Rex stepped forward and kicked a bottle cap toward the opposite curb, watching to see whether it jumped over. It didn't make it, hitting the curb and rolling under a car. His shoulders slumped.

“I do, Ruby. I don't know. She got her own things she's
working out, that's a true fact. But probably so does everyone, you know?”

“Thank you, Freud. And the bottle cap's over there by that tire; I can tell you're working through that right now,” Ruby said.

“I am. Need to put at least one of those little suckers over or I won't feel right, psychologically.”

Ruby waited while Rex found another cap and kicked it over the opposite curb. “Guess it takes a boy's brain to figure out that little ritual,” she said.

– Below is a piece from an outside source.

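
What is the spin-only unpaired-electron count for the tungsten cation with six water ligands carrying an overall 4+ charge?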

“Deep down, we very complex.”

“Well, deep down, I'm very superficial, so let's review this case. At 6:15
P.M.
, my dad sees him alive.”

“Check.”

“At, let's say, 6:22, the man goes out to that bathroom we found.”

“Bushes pit stop.”

“Roman's waiting out in the courtyard, hidden. He ducks in there, pours the poisons into the tea—the nightshade and the chokecherry and the more potent one.”

“Monkshood.”

“Right. Then he slips back into the lab area, passes the red vials to Lydia, who stashes them in my dad's locker either then or later, doesn't matter. Now Rama comes back, drinks his tea, and—that's the problem.”

“What?”

“He took no action. And as my dad said, he musta felt real, real sick. If you look up those poisons on the Internet, it says that they usually cause symptoms within the first hour, for sure.”

She stopped. They were at the foot of College Avenue, across from DeWitt's main gate; broken leaves swirled around it in the cold, haunted wind. She could see Rama in her mind now, one gulp and another and empty.

“Then what?” she asked out loud. “He goes into that bathroom sometime in there, we have to assume that.”

“I sure don't know, Ruby. But say we go down in that bathroom, see if we can find a glass vial. It's all we got. There was all kinds of trash and stuff down in there.”

“Any vials?”

“No idea. I wasn't looking, and we got no idea what they look like. You thinking of making a run now?”

Ruby looked up at the great stone dungeon of the science library again. Risky. They'd have to break in. And the truth was that she was not sure they could find the little bathroom again, at least not quickly—or without help.

“We should maybe just see if Sharon's got an idea about it; it's getting dark.”

“Or Simon,” Rex said. Ruby waited for a crack about Simon, but it didn't come. “Tomorrow, too. Before we start thinking about it too much.”